Up until now, banks operating in the U.S. are required to have a minimum of 7% capital based on their assets. Under this new proposal, however, the Federal Reserve will add various “surcharges” based on the bank’s size, business locations, and its overall function. Generally speaking, larger banks will be subject to greater surcharges, which subsequently increases their respective capital requirements.
Small businesses that aim to provide venture capital to start up businesses and entrepreneurs, on the other hand, will feel less of a shock from the Federal Reserve’s proposed plan. Assuming the bank has a “simple” operation (offering small business loans, venture capital, etc.), it will receive fewer/lower surcharges.

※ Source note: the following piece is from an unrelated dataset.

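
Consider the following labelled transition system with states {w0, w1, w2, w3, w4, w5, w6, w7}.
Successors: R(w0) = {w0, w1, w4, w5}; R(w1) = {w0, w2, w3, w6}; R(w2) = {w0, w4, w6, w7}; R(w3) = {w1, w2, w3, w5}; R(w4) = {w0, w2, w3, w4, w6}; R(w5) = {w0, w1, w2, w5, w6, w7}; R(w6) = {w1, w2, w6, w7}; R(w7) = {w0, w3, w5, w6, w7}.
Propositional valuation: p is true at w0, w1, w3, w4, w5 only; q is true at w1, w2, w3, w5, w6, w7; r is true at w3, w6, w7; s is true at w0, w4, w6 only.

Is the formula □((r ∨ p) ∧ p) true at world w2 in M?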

“The proposed regulation differs from the international framework in two significant respects: the calibration of surcharges would generally be higher than those applicable to the eight covered U.S. banks under the international standard, and the formula by which we calculate applicable surcharges would directly take into account the reliance of each firm on short-term wholesale funding,” wrote the Federal Reserve in a description of the proposed plan to increase capital requirements for U.S. banks.